Part 1 Dissertation 2007
Ranald Lawrence
University of Cambridge | UK
There are many ways to describe the architecture of Sverre Fehn: a confrontation, a layering, an order, a composition on the horizon. But what shines through all of this is his concern for the needs of people. His work lives up to the ambition to humanise architecture as argued for by Giedion, fulfilling the promise of unadulterated modernism whilst being susceptible to an analysis that is entirely contemporary. Today, however, we live in an age of decomposition, wrapping and image-making that ignores the primary role architecture has to play of continuing the age-old art or poetics of construction. It is as if architecture had entered a twilight where craft is threatened by the mass production of components and the quality of space by the developer’s over-riding desire for ever more rentable room.

It is within this context that my dissertation seeks to explore Fehn’s work, and his handling or reaction to the breakdown of architecture from an ordered and progressive art to that pervading confusion which we can see all around us today. Fehn’s handling of oppositions in nature disguises a deeper commentary on the dichotomy of the present human condition (with a clear delineation between the thought of science and of spirit), demonstrating a depth that it seems many of our present day heroes of architecture will never achieve.

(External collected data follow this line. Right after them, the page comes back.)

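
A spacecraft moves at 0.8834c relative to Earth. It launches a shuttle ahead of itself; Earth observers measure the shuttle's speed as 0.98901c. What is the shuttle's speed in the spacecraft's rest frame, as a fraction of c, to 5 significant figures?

Inverse velocity addition: u' = (u − v)/(1 − uv/c²)
= (0.98901 − 0.8834)/(1 − 0.98901×0.8834) = 0.10561/0.1263086 = 0.83613

u' ≈ 0.83613c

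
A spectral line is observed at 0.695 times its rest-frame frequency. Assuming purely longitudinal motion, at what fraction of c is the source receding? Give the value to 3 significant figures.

β ≈ 0.349

f_obs/f_src = √((1−β)/(1+β)) = 0.695  ⇒  (1−β)/(1+β) = 0.48302
β = |1 − D²|/(1 + D²) = |1 − 0.48302|/(1 + 0.48302) = 0.349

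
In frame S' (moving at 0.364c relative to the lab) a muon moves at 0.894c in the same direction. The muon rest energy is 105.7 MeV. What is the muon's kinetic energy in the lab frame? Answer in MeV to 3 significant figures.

u_lab = (0.894 + 0.364)/(1 + 0.894×0.364) = 0.949136
γ = 1/√(1 − 0.949136²) = 3.1759
K = (γ − 1)m₀c² = (3.1759 − 1) × 105.7 = 2.1759 × 105.7 = 230 MeV

K ≈ 230 MeV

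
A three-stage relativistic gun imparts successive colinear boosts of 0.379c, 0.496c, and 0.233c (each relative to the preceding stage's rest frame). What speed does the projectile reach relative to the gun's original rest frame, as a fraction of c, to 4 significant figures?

u ≈ 0.8275c

Compose boost 2: (0.496 + 0.379)/(1 + 0.496×0.379) = 0.8750/1.18798 = 0.736542
Compose boost 3: (0.233 + 0.736542)/(1 + 0.233×0.736542) = 0.969542/1.17161 = 0.8275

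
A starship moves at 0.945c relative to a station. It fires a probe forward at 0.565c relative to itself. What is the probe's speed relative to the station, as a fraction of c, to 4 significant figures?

u ≈ 0.9844c

Relativistic velocity addition: u = (u' + v)/(1 + u'v/c²)
= (0.565 + 0.945)/(1 + 0.565×0.945) = 1.510/1.53392 = 0.9844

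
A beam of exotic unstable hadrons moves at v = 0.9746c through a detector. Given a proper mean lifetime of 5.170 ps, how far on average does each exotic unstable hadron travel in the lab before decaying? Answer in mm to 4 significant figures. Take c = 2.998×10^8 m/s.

γ = 1/√(1 − 0.9746²) = 4.46523
Dilated lifetime: Δt = γτ₀ = 4.46523 × 5.170 ps = 23.0852 ps
d = vΔt = 0.9746c × 23.0852 ps = 2.92185×10^8 m/s × 2.30852×10^-11 s = 6.745 mm

d ≈ 6.745 mm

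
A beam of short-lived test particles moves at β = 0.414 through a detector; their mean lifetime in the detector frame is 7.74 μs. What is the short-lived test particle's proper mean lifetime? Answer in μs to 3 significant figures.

γ = 1/√(1 − 0.414²) = 1.0986
Proper time: τ₀ = Δt/γ = 7.74/1.0986 = 7.05 μs

τ₀ ≈ 7.05 μs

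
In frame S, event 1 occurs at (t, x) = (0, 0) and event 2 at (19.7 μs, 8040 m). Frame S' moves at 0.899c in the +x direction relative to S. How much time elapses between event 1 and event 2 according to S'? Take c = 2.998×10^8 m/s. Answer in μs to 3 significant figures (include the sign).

γ = 1/√(1 − 0.899²) = 2.2834
Δt' = γ(Δt − vΔx/c²) = 2.2834 × (19.7 μs − 0.899×8040 m / (2.998×10^8 m/s))
= 2.2834 × (-4.4093 μs) = -10.1 μs

Δt' ≈ -10.1 μs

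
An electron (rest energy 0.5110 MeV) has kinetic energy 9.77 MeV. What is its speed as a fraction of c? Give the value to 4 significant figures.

γ = 1 + K/(m₀c²) = 1 + 9.77/0.5110 = 20.1194
β = √(1 − 1/γ²) = 0.9988

β ≈ 0.9988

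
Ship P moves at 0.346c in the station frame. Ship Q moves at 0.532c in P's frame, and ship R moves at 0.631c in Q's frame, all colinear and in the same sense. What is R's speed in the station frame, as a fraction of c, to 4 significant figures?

Compose boost 2: (0.532 + 0.346)/(1 + 0.532×0.346) = 0.8780/1.18407 = 0.741509
Compose boost 3: (0.631 + 0.741509)/(1 + 0.631×0.741509) = 1.37251/1.46789 = 0.9350

u ≈ 0.9350c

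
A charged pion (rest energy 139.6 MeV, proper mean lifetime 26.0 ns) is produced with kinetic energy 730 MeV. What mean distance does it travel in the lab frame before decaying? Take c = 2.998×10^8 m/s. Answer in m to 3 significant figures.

d ≈ 47.9 m

γ = 1 + K/(m₀c²) = 1 + 730/139.6 = 6.2292
β = √(1 − 1/γ²) = 0.98703
Dilated lifetime: γτ₀ = 6.2292 × 26.0 ns = 161.96 ns
d = βc·γτ₀ = 0.98703 × (2.998×10^8 m/s) × 1.6196×10^-7 s = 47.9 m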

Of course this dissertation does not seek to address the whole problem, and Fehn is perhaps only an example, but it does seek to re-evaluate this particular architect and demonstrate what it is about his building that addresses these issues that shadow the practice of architecture now more than ever.

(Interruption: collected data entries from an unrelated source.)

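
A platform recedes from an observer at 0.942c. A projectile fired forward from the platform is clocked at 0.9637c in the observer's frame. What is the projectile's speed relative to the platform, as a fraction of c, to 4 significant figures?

Inverse velocity addition: u' = (u − v)/(1 − uv/c²)
= (0.9637 − 0.942)/(1 − 0.9637×0.942) = 0.02170/0.0921946 = 0.2354

u' ≈ 0.2354c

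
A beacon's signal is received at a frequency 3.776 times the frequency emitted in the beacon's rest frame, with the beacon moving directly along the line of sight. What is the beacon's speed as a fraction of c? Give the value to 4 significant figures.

β ≈ 0.8689

f_obs/f_src = √((1+β)/(1−β)) = 3.776  ⇒  (1+β)/(1−β) = 14.2582
β = |1 − D²|/(1 + D²) = |1 − 14.2582|/(1 + 14.2582) = 0.8689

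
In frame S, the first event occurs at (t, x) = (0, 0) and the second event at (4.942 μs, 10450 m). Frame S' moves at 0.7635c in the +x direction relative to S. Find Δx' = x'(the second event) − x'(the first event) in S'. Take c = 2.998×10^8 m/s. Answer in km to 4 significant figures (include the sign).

γ = 1/√(1 − 0.7635²) = 1.54845
Δx' = γ(Δx − vΔt) = 1.54845 × (10450 m − 0.7635×(2.998×10^8 m/s)×4.942×10^-6 s)
= 1.54845 × (9318.79 m) = 14.43 km

Δx' ≈ 14.43 km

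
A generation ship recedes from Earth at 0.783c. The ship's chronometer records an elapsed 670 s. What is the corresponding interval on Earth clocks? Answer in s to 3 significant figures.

γ = 1/√(1 − 0.783²) = 1.6077
Time dilation: Δt = γτ₀ = 1.6077 × 670 s = 1080 s

Δt ≈ 1080 s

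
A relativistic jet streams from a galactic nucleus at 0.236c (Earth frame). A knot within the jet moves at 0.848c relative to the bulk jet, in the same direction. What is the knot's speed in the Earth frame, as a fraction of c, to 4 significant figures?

Relativistic velocity addition: u = (u' + v)/(1 + u'v/c²)
= (0.848 + 0.236)/(1 + 0.848×0.236) = 1.084/1.20013 = 0.9032

u ≈ 0.9032c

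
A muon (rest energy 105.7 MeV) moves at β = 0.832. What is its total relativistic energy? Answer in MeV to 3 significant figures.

γ = 1/√(1 − 0.832²) = 1.8025
E = γm₀c² = 1.8025 × 105.7 MeV = 191 MeV

E ≈ 191 MeV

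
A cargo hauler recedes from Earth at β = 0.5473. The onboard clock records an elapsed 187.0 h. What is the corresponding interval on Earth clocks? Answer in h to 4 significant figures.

Δt ≈ 223.4 h

γ = 1/√(1 − 0.5473²) = 1.19483
Time dilation: Δt = γτ₀ = 1.19483 × 187.0 h = 223.4 h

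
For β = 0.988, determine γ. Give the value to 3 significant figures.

γ ≈ 6.47

γ = 1/√(1 − β²) = 1/√(1 − 0.988²) = 1/√(0.023856) = 6.47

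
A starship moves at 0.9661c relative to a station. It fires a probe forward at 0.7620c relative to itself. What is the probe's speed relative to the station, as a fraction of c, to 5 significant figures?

Relativistic velocity addition: u = (u' + v)/(1 + u'v/c²)
= (0.7620 + 0.9661)/(1 + 0.7620×0.9661) = 1.7281/1.736168 = 0.99535

u ≈ 0.99535c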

There’s a balance to be struck, in writing a short piece on contemporary architects, between the specifics of the work and the general questions that their practice raises. Much of the agreeable time spent supervising this essay on Sverre Fehn oscillated between a consideration of structural detail, and a discussion of what this might mean in relation to debates about imagery, tectonics and problems of authenticity in a digital age. The strength of this splendid and subtle dissertation is how it negotiates specific and general – keyed to particular observations and personal experience, but raising issues of perennial significance.